I know I’ve written about this issue before – and I guarantee I will write about it again – but I assure you it is important enough to be discussed until even after it has been resolved. The Randomized Controlled Trial (RCT) has become something greater than life. It is the foundation of all Guidelines; it is the subject of Board test questions; it is the trump card in all roundmanship controversies. RCTs have taken on a power beyond all other aspects of medical knowledge. And I am sure this fact represents one of Medicine’s most perilous errors. Instilling RCTs with veto power across all lines of medical debate has relegated such things as clinical acumen, understanding of pathophysiology, and good old-fashioned common sense to second-rate skills. Endowing the RCT with omnipotence has all but eliminated the need for doctors and other health care practitioners to read extensively and understand the fundamental principals of medicine. Two recent examples plainly illuminate this problem.

In one case, a woman with a history of breast cancer as well as ASCVD finished her fifth year of Arimidex. Should she continue was the question, even though the medication might have been making it more difficult to effectively manage her lipids. No study had resolved this issue and so she decided to discontinue the medication. Troubled by her decision I contacted her oncologist and asked him what his gut suggested we do. He favored continuation of the medication. We listened to his well-honed instinct and simply fought a bit harder to control her cholesterol. Last week she was one of the first to have a test to predict the value of Arimidex continuation beyond year five.
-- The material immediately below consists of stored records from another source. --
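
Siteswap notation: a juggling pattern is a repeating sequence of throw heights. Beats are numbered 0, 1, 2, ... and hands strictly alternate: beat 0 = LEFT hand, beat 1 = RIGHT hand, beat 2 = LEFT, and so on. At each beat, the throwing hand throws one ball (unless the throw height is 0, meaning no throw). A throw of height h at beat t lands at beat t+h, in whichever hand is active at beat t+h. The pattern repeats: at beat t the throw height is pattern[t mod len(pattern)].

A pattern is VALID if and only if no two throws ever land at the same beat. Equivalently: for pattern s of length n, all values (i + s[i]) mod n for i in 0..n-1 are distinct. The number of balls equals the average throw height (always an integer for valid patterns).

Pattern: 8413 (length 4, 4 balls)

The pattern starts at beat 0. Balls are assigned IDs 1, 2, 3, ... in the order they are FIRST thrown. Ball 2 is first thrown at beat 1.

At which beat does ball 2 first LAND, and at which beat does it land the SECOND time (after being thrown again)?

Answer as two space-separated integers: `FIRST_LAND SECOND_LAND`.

Beat 0 (L): throw ball1 h=8 -> lands@8:L; in-air after throw: [b1@8:L]
Beat 1 (R): throw ball2 h=4 -> lands@5:R; in-air after throw: [b2@5:R b1@8:L]
Beat 2 (L): throw ball3 h=1 -> lands@3:R; in-air after throw: [b3@3:R b2@5:R b1@8:L]
Beat 3 (R): throw ball3 h=3 -> lands@6:L; in-air after throw: [b2@5:R b3@6:L b1@8:L]
Beat 4 (L): throw ball4 h=8 -> lands@12:L; in-air after throw: [b2@5:R b3@6:L b1@8:L b4@12:L]
Beat 5 (R): throw ball2 h=4 -> lands@9:R; in-air after throw: [b3@6:L b1@8:L b2@9:R b4@12:L]
Beat 6 (L): throw ball3 h=1 -> lands@7:R; in-air after throw: [b3@7:R b1@8:L b2@9:R b4@12:L]
Beat 7 (R): throw ball3 h=3 -> lands@10:L; in-air after throw: [b1@8:L b2@9:R b3@10:L b4@12:L]
Beat 8 (L): throw ball1 h=8 -> lands@16:L; in-air after throw: [b2@9:R b3@10:L b4@12:L b1@16:L]
Beat 9 (R): throw ball2 h=4 -> lands@13:R; in-air after throw: [b3@10:L b4@12:L b2@13:R b1@16:L]
Ball 2: thrown@1 h=4 -> first land @5; rethrown@5 h=4 -> second land @9

Answer: 5 9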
It turns out that she has a very high risk of breast cancer recurrence in the absence of drug. In other words, the oncologist’s gut was spot on. Perhaps the decision saved her life.
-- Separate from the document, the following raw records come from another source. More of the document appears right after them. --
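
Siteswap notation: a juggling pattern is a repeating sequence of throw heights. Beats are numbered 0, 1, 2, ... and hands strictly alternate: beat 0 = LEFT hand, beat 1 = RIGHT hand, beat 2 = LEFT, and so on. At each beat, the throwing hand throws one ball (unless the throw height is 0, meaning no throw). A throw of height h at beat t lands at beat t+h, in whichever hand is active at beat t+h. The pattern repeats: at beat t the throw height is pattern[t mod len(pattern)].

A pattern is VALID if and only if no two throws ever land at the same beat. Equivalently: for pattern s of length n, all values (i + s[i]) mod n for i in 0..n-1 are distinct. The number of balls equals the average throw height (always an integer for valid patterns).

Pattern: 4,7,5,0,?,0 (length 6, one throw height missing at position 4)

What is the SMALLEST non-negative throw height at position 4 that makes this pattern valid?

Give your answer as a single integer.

i=0: (0 + 4) mod 6 = 4
i=1: (1 + 7) mod 6 = 2
i=2: (2 + 5) mod 6 = 1
i=3: (3 + 0) mod 6 = 3
i=4: s[i]=? (unknown)
i=5: (5 + 0) mod 6 = 5
Known residues: [1, 2, 3, 4, 5]; need a permutation of 0..5, so missing residue r = 0
Need (4 + s) mod 6 = 0; smallest s = (0 - 4) mod 6 = 2

Answer: 2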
In another case, a friend recently told me that since our conversation regarding his atrial fibrillation four years ago – when I had suggested he stop drinking seltzer and also increase his magnesium intake – he completely stopped experiencing episodes of Afib. At the time he was having such frequent bouts of arrhythmias that radiofrequency ablation was strongly advised by all his physicians. Fortunately he tried an unproved treatment (which I, an electrophysiologist, had seen work in other patients) and it was entirely effective.  By trying something safe yet unproved, he was spared a potentially life-threatening procedure.

Reflecting on how we all practice medicine, I cannot but acknowledge the fact that most of our decisions are based upon data distinct from what can be found in the RCT. The bottom line: let’s respect and honor that which makes doctors more than just a commodity – our knowledge, instinct, clinical acumen, common sense, and sometimes our depth of caring.